1973 Spring Catalog
- Source:
- ukiyo-e.org
Description
1973 Spring Catalog is a Japanese woodblock print by Fukita Fumiaki, produced in connection with the Red Lantern Shop, the Kyoto gallery and print publisher that served as one of the most important commercial outlets for postwar [sosaku-hanga](/glossary/sosaku-hanga) artists working for an international audience. As the title suggests, the print was created for or featured in the shop's spring 1973 catalog, a now-collectible category of materials that documented the print scene of the period and circulated images of contemporary Japanese woodblock work to collectors in North America and Europe. The image is recorded in the Japanese Art Open Database ([ukiyo-e](/glossary/ukiyo-e).org), which preserves it among the broader holdings tied to the Red Lantern Shop's catalog series.

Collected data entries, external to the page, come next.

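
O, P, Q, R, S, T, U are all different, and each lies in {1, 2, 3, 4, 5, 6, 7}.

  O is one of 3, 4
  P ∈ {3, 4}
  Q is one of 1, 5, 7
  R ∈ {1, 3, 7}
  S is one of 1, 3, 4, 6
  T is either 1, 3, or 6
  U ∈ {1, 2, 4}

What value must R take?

The 7 variables together cover exactly {1, 2, 3, 4, 5, 6, 7} — 7 values for 7 variables — and 2 appears only in U's list, so U = 2.
The 6 still-open variables draw from only 6 values {1, 3, 4, 5, 6, 7}, so each is used; only Q can be 5, hence Q = 5.
Among the 5 still-open variables, 7 fits only R (and all 5 values in {1, 3, 4, 6, 7} must be used), so R = 7.

7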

Fukita Fumiaki belongs to the generation of sosaku-hanga (creative print) practitioners who carried the movement's defining principles forward through the second half of the twentieth century: the artist personally designs, carves, and prints the work, rejecting the older ukiyo-e division of labor between designer, block-carver, and printer. Where ukiyo-e was a publisher-led commercial form, sosaku-hanga treats the woodblock print as a fully authored work of art, with each impression bearing the direct trace of the artist's hand on the block. Prints such as 1973 Spring Catalog reflect that ethos and the close relationship between independent Japanese printmakers and the gallery networks that introduced their work abroad. The Red Lantern Shop association situates Fukita Fumiaki within a recognizable Kyoto-centered circle of sosaku-hanga artists whose work shaped the international perception of Japanese woodblock printmaking during the 1960s and 1970s. The piece is an interesting document for collectors interested in the commercial and exhibition history of Japanese woodblock prints, in addition to the visual statement of the print itself, and it offers a useful entry point into Fukita Fumiaki's contribution to the sosaku-hanga tradition. Source: ukiyo-e.org (Japanese Art Open Database).